Kabardey Çerkesleri

Adigelerin en kalabalık ve en önemli rolü oynayan kabilelerden biri,
Kaberdey Adigelerdir. Yerleşim alanları: Büyük Kaberdey; Kafkas
dağlarının Kuzey sırtları, Elbrus dağının Doğu yakasından Terek ve Baksan
nehrine, Küçük Kaberdey; Terek ve Kaberdey dağları arasında kalan kısımda yer alır. Kaberdey tarihi, Çerkes tarihinin en önemli bir bölümünü teşkil eder. Bunların da tarihini ve dilini öğrenmek diğerlerinki gibi zordur.
Yazı dilleri yoktu. Dini yazılar ise sadece dini konularda kalmıştır. Bu
nedenle de hiçbir kronolojik bilgi bize ulaşmamıştır ve tarihleri de
tamamlanmamıştır. Tarihi bilgileri komşu halk kronolojileri ve zengin halk
efsane ve folkloruyla tamamlayabiliyoruz.

Büyük bir olasılıkla Kaberdeyler 15. yy’da diğer Çerkes kabilelerinden
kopmuşlardır. Diğer Çerkes kabilelerinin tersine detaylı bir sosyal sınıf
ayrımını yaratmışlardır. Kaberdey adı da bir ihtimalle ünlü bir Kaberdey
beyinin adından gelmektedir. Halk anlatımlarına göre büyük bey Yinal
(efsaneleşmiş bir bey) Kuban nehrinin doğu bölgesine halkını
yerleştirmiştir. Sonraları Kırım Tatarlarının baskısıyla daha güneye ve
Doğu’ya inerek Kafkas dağlarına yerleşmişlerdir. Büyük göç Alan kabileler birliğinin Moğollarca yıkılmasından sonra daha kolay gerçekleşmiştir.
Kaberdeyler 15. yy sonlarına kadar Altınordu devletine bağımlı idiler.

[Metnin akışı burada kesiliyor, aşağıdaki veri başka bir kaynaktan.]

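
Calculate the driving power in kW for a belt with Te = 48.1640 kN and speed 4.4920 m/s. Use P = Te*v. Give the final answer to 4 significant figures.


P = Te * v = 48.1640 * 4.4920
P = 216.4 kW


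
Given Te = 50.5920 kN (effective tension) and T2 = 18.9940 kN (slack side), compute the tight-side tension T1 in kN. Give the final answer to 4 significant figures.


T1 = Te + T2 = 50.5920 + 18.9940
T1 = 69.59 kN


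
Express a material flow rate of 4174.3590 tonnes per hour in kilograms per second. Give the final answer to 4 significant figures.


m_dot = 4174.3590 * 1000 / 3600
m_dot = 1160 kg/s


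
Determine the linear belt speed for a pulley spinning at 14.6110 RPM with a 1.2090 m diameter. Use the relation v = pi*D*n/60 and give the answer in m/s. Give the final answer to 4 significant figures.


v = pi * 1.2090 * 14.6110 / 60
v = 0.9249 m/s


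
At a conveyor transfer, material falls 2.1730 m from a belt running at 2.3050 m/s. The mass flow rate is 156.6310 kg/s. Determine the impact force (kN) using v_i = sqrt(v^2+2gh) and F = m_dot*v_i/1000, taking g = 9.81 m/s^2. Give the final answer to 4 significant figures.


v_i = sqrt(2.3050^2 + 2*9.81*2.1730) = 6.9244 m/s
F = 156.6310 * 6.9244 / 1000
F = 1.085 kN


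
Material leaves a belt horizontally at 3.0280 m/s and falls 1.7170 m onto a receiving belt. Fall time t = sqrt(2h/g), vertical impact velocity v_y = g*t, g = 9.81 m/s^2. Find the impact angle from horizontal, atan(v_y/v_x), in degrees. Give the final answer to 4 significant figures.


t = sqrt(2*1.7170/9.81) = 0.591651 s
v_y = 9.81 * 0.591651 = 5.8041 m/s
angle = atan(5.8041 / 3.0280) = 62.45 deg


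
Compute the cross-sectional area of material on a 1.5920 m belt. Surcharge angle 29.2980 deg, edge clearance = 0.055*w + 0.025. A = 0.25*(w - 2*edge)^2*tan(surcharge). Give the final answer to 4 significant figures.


edge = 0.055*1.5920 + 0.025 = 0.11256 m
ew = 1.5920 - 2*0.11256 = 1.36688 m
A = 0.25 * 1.36688^2 * tan(29.2980 deg)
A = 0.2621 m^2


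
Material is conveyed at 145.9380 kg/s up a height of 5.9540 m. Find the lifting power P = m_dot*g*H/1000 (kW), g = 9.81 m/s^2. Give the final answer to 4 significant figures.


P = 145.9380 * 9.81 * 5.9540 / 1000
P = 8.524 kW


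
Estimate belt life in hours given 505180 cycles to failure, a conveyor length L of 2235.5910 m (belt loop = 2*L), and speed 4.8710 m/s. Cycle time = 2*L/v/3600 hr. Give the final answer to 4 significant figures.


cycle_time = 2 * 2235.5910 / 4.8710 / 3600 = 0.254977 hr
life = 505180 * 0.254977 = 128800 hours


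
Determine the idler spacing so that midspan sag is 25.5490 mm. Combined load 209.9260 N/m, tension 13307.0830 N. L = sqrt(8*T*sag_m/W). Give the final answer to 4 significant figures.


sag = 25.5490/1000 = 0.025549 m
L = sqrt(8 * 13307.0830 * 0.025549 / 209.9260)
L = 3.599 m


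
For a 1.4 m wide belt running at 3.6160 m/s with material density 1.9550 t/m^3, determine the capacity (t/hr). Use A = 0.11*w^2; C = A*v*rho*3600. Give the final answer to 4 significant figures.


A = 0.11 * 1.4^2 = 0.2156 m^2
C = 0.2156 * 3.6160 * 1.9550 * 3600
C = 5487 t/hr


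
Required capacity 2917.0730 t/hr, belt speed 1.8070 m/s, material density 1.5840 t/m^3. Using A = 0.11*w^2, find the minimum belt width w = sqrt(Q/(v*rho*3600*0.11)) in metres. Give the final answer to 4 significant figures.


A_req = 2917.0730 / (1.8070 * 1.5840 * 3600) = 0.283095 m^2
w = sqrt(0.283095 / 0.11)
w = 1.604 m


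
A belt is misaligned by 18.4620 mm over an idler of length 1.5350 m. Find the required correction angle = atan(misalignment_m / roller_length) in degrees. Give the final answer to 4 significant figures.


misalign_m = 18.4620 / 1000 = 0.018462 m
angle = atan(0.018462 / 1.5350)
angle = 0.6891 deg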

Kaberdeylerin bölünerek parçalanmaları

Efsanevi anlatımlara göre toplum, beylerle birlikte halk meclislerince
yöneltiliyordu. Fakat 16. yy’da Küçük ve Büyük Kabarda olarak, Kaberdey
Beyi Shalocho Talustan tarafından bölünmüştür. Shalocho kendine ve verilen mirastan memnun kalmayarak halkını da yanına almış, Terek nehrinin Doğu’suna yerleşerek Küçük Kabarda’yı kurmuştur. Diğer bir anlatıma göre bu ayrım Yinal'ın ölümünden sonra oğulları Atajuk, Mışevest ve Kaytuko arasında yapılmıştır.

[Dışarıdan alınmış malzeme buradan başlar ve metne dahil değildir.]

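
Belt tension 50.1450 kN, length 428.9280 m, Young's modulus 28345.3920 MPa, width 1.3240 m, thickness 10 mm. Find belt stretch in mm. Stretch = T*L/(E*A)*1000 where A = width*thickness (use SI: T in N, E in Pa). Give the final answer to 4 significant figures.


A = 1.3240 * 0.01 = 0.01324 m^2
Stretch = 50.1450*1000 * 428.9280 / (28345.3920e6 * 0.01324) * 1000
Stretch = 57.31 mm


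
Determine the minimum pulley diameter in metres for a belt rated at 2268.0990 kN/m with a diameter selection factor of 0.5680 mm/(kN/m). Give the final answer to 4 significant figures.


D = 2268.0990 * 0.5680 / 1000
D = 1.288 m


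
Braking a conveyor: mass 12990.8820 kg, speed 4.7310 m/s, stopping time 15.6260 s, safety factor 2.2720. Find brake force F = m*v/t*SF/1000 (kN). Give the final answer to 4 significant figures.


F = 12990.8820 * 4.7310 / 15.6260 * 2.2720 / 1000
F = 8.936 kN


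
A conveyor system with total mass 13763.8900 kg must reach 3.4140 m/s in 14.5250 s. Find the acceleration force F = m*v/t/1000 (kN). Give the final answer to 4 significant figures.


F = 13763.8900 * 3.4140 / 14.5250 / 1000
F = 3.235 kN


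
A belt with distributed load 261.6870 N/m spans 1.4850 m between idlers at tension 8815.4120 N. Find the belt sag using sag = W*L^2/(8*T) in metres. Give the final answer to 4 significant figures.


sag = 261.6870 * 1.4850^2 / (8 * 8815.4120)
sag = 0.008183 m


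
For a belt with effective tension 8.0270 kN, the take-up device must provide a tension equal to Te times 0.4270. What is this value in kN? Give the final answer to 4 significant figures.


T_tu = 8.0270 * 0.4270
T_tu = 3.428 kN


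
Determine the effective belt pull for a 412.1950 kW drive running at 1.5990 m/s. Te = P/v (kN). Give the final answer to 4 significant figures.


Te = P / v = 412.1950 / 1.5990
Te = 257.8 kN


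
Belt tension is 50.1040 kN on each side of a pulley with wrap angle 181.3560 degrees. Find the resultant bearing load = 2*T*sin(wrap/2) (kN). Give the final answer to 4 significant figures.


F = 2 * 50.1040 * sin(181.3560/2 deg)
F = 100.2 kN


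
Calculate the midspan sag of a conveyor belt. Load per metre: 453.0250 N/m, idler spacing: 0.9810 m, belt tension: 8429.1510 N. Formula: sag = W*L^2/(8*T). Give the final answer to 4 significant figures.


sag = 453.0250 * 0.9810^2 / (8 * 8429.1510)
sag = 0.006465 m


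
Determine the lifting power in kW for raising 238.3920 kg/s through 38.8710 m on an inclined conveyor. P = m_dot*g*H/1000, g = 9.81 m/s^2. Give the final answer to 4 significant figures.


P = 238.3920 * 9.81 * 38.8710 / 1000
P = 90.90 kW


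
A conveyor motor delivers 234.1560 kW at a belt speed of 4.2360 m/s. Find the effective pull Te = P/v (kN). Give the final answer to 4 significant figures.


Te = P / v = 234.1560 / 4.2360
Te = 55.28 kN


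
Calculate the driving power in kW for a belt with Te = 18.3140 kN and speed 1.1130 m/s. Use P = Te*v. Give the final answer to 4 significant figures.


P = Te * v = 18.3140 * 1.1130
P = 20.38 kW


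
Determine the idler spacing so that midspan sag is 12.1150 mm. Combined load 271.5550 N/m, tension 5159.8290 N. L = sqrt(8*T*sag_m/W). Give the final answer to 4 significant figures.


sag = 12.1150/1000 = 0.012115 m
L = sqrt(8 * 5159.8290 * 0.012115 / 271.5550)
L = 1.357 m


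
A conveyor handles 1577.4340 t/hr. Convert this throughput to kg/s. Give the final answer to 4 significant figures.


m_dot = 1577.4340 * 1000 / 3600
m_dot = 438.2 kg/s


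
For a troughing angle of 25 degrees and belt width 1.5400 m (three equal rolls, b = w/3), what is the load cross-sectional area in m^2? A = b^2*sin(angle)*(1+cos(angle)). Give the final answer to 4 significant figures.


b = 1.5400/3 = 0.513333 m
A = 0.513333^2 * sin(25 deg) * (1 + cos(25 deg))
A = 0.2123 m^2


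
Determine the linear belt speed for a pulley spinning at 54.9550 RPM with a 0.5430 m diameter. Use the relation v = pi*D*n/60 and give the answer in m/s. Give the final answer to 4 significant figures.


v = pi * 0.5430 * 54.9550 / 60
v = 1.562 m/s


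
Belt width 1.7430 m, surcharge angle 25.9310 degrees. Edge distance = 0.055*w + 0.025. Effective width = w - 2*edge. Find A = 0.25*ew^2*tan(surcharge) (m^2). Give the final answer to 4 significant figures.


edge = 0.055*1.7430 + 0.025 = 0.120865 m
ew = 1.7430 - 2*0.120865 = 1.50127 m
A = 0.25 * 1.50127^2 * tan(25.9310 deg)
A = 0.2740 m^2


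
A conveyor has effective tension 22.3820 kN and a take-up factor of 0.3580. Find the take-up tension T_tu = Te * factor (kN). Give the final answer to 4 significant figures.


T_tu = 22.3820 * 0.3580
T_tu = 8.013 kN


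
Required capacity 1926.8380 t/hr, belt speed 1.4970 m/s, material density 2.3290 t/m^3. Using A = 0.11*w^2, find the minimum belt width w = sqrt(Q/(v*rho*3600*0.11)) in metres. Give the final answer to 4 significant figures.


A_req = 1926.8380 / (1.4970 * 2.3290 * 3600) = 0.153515 m^2
w = sqrt(0.153515 / 0.11)
w = 1.181 m


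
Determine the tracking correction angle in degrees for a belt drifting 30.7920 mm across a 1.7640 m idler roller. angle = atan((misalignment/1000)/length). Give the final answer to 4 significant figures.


misalign_m = 30.7920 / 1000 = 0.030792 m
angle = atan(0.030792 / 1.7640)
angle = 1.000 deg


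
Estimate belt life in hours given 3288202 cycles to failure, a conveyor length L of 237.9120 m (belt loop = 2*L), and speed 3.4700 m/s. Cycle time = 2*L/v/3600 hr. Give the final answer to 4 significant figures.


cycle_time = 2 * 237.9120 / 3.4700 / 3600 = 0.0380903 hr
life = 3288202 * 0.0380903 = 125200 hours


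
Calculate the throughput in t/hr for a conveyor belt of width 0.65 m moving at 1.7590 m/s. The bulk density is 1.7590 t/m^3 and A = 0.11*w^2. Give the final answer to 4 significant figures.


A = 0.11 * 0.65^2 = 0.046475 m^2
C = 0.046475 * 1.7590 * 1.7590 * 3600
C = 517.7 t/hr


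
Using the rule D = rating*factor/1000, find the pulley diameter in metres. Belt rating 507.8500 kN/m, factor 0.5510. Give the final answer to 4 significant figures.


D = 507.8500 * 0.5510 / 1000
D = 0.2798 m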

Moskova ile ilişkilerden önce her iki Kabarda ve komşuları

Kaberdey Adigelerinin ikiye ayrılması, taht kavgalarının sonu olmamıştır.
Kardeşler birbiriyle mücadele etmiştir. Gerek Tatarların, gerek Dağıstan
halklarının Kaberdey'e saldırıları sırasında iki kardeş ve onlardan
sonraki Kaberdey beyleri bir birleri ile dayanışma için giriyor ve yardım
ediyorlardı. Tehlike bertaraf edilince de yine bir birleriyle savaşıyorlardı. Bilhassa Altınordu devletini ele geçirerek yöneten Tochtamışlara karşı amansız bir mücadele verilerek, yönetimde deneyim kazanan aile yok edilmeye çalışılmıştır.

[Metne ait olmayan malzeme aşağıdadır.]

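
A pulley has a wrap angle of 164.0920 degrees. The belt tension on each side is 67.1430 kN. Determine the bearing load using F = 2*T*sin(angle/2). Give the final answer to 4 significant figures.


F = 2 * 67.1430 * sin(164.0920/2 deg)
F = 133.0 kN


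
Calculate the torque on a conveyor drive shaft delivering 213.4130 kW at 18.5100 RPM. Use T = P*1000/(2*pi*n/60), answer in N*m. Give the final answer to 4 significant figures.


omega = 2*pi*18.5100/60 = 1.93836 rad/s
T = 213.4130*1000 / 1.93836
T = 110100 N*m


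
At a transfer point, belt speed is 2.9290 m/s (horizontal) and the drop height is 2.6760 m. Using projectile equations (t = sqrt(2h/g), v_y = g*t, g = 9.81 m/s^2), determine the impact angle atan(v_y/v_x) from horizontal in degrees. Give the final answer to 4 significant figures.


t = sqrt(2*2.6760/9.81) = 0.738624 s
v_y = 9.81 * 0.738624 = 7.2459 m/s
angle = atan(7.2459 / 2.9290) = 67.99 deg


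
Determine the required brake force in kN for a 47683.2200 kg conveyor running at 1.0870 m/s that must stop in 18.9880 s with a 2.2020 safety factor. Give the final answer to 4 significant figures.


F = 47683.2200 * 1.0870 / 18.9880 * 2.2020 / 1000
F = 6.011 kN


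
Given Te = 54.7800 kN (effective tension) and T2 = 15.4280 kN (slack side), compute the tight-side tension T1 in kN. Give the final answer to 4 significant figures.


T1 = Te + T2 = 54.7800 + 15.4280
T1 = 70.21 kN


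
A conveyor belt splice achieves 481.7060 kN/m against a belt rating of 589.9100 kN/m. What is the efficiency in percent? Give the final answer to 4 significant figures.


Eff = 481.7060 / 589.9100 * 100
Eff = 81.66 %


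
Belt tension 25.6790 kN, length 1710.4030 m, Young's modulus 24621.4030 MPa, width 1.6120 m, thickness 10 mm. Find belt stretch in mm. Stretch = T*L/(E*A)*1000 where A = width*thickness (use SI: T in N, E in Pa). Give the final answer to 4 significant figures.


A = 1.6120 * 0.01 = 0.01612 m^2
Stretch = 25.6790*1000 * 1710.4030 / (24621.4030e6 * 0.01612) * 1000
Stretch = 110.7 mm


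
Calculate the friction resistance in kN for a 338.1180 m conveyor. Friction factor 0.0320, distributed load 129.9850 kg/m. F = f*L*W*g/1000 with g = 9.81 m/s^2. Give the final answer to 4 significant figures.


F = 0.0320 * 338.1180 * 129.9850 * 9.81 / 1000
F = 13.80 kN


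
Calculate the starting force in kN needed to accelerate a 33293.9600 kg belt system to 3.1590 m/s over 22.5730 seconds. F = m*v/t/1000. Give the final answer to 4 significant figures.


F = 33293.9600 * 3.1590 / 22.5730 / 1000
F = 4.659 kN


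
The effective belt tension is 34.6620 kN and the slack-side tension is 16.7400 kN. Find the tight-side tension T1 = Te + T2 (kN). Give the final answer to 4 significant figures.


T1 = Te + T2 = 34.6620 + 16.7400
T1 = 51.40 kN


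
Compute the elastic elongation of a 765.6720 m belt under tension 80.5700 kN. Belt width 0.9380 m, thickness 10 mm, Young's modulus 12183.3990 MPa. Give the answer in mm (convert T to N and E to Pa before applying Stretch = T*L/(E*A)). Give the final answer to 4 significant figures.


A = 0.9380 * 0.01 = 0.00938 m^2
Stretch = 80.5700*1000 * 765.6720 / (12183.3990e6 * 0.00938) * 1000
Stretch = 539.8 mm


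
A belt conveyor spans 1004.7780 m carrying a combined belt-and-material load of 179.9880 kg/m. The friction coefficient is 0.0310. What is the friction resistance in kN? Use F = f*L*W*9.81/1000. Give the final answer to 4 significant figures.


F = 0.0310 * 1004.7780 * 179.9880 * 9.81 / 1000
F = 55.00 kN


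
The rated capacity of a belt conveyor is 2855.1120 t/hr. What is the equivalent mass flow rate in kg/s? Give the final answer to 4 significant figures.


m_dot = 2855.1120 * 1000 / 3600
m_dot = 793.1 kg/s


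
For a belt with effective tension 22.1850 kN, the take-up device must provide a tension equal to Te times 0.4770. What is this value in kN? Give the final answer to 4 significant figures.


T_tu = 22.1850 * 0.4770
T_tu = 10.58 kN


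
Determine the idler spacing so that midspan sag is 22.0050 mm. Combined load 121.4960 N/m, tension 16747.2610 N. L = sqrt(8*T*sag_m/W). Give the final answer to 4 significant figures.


sag = 22.0050/1000 = 0.022005 m
L = sqrt(8 * 16747.2610 * 0.022005 / 121.4960)
L = 4.926 m


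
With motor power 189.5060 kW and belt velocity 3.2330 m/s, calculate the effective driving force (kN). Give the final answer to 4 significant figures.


Te = P / v = 189.5060 / 3.2330
Te = 58.62 kN


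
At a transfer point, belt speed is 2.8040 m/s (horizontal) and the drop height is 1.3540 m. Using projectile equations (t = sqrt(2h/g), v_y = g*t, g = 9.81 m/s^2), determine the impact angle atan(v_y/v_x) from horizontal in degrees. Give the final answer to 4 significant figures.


t = sqrt(2*1.3540/9.81) = 0.5254 s
v_y = 9.81 * 0.5254 = 5.15417 m/s
angle = atan(5.15417 / 2.8040) = 61.45 deg


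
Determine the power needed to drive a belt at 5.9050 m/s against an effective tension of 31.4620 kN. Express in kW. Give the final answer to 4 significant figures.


P = Te * v = 31.4620 * 5.9050
P = 185.8 kW


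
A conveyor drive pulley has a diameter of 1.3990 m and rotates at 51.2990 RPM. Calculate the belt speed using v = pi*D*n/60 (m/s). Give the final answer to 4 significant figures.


v = pi * 1.3990 * 51.2990 / 60
v = 3.758 m/s


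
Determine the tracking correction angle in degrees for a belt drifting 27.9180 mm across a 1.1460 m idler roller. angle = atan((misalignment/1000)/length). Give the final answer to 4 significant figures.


misalign_m = 27.9180 / 1000 = 0.027918 m
angle = atan(0.027918 / 1.1460)
angle = 1.396 deg


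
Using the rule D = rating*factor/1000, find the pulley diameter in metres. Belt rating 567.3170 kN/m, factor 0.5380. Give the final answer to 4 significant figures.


D = 567.3170 * 0.5380 / 1000
D = 0.3052 m


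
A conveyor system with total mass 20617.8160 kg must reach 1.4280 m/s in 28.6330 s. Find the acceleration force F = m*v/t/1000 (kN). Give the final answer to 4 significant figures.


F = 20617.8160 * 1.4280 / 28.6330 / 1000
F = 1.028 kN


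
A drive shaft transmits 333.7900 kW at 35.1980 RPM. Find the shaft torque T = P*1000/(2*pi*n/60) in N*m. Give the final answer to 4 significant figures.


omega = 2*pi*35.1980/60 = 3.68593 rad/s
T = 333.7900*1000 / 3.68593
T = 90560 N*m


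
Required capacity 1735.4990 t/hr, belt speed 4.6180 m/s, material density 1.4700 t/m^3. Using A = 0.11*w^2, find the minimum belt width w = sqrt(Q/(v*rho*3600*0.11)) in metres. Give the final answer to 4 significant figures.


A_req = 1735.4990 / (4.6180 * 1.4700 * 3600) = 0.0710151 m^2
w = sqrt(0.0710151 / 0.11)
w = 0.8035 m


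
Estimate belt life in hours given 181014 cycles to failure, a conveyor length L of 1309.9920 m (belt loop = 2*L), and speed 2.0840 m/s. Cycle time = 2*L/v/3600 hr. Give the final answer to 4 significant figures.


cycle_time = 2 * 1309.9920 / 2.0840 / 3600 = 0.349219 hr
life = 181014 * 0.349219 = 63210 hours


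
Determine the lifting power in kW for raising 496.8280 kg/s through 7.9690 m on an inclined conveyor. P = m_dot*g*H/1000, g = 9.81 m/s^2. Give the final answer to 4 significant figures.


P = 496.8280 * 9.81 * 7.9690 / 1000
P = 38.84 kW


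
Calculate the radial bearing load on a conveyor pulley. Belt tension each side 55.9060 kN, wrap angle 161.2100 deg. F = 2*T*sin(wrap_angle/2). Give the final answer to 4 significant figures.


F = 2 * 55.9060 * sin(161.2100/2 deg)
F = 110.3 kN


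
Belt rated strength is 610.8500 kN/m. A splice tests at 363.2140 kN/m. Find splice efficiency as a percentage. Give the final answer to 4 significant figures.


Eff = 363.2140 / 610.8500 * 100
Eff = 59.46 %


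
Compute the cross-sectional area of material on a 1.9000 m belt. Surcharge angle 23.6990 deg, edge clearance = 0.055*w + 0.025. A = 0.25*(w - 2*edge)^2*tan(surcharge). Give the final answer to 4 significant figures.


edge = 0.055*1.9000 + 0.025 = 0.1295 m
ew = 1.9000 - 2*0.1295 = 1.641 m
A = 0.25 * 1.641^2 * tan(23.6990 deg)
A = 0.2955 m^2


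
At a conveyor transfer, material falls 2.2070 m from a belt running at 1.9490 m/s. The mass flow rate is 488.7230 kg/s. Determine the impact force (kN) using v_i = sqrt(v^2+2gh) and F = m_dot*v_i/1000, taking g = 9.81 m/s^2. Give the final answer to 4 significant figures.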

Gerek iç savaşlarda, gerek başkalarıyla yapılan savaşlarda akraba
halklardan yardım isteniyordu. Bunun örneklerinden biri Dağıstan'a yapılan
akın sırasında Abazaların yardım etmeleridir. Kaberdey Adigeleri tüm komşu halklar üzerinde tam hakimiyet kurmuşlardı. Yakın komşuları olan Balkar, Karaçay ve Nogaylar üzerine her yönde tam bir hakimiyet kurarlarken, uzak komşuları olan Çeçen-İnguş ve Osetinler de Kaberdeylerin vasalları idiler. Kafkasların bu küçük monarşilerine Şamhal beyliklerinden Abaza beylerine kadar herkes vergi ödemek zorundaydılar. Hatta 16. yy’da bir Kaberdey prensesi ile Gürcü kralı görkemli düğün merasimiyle politik bir evlilik yapmıştır. II. Beyazıt (1480-1512) kağıt üzerinde de olsa hakimiyetinde gördüğü Kabarda'yı Kırım'a bağlamıştı. Kırım’da vergi olarak Kabarda'dan esir alıyordu. Diğer yönden taht kavgaları sonunda Kırımdan kaçan Tatar beyleri Kaberdeylere sığmıyorlardı.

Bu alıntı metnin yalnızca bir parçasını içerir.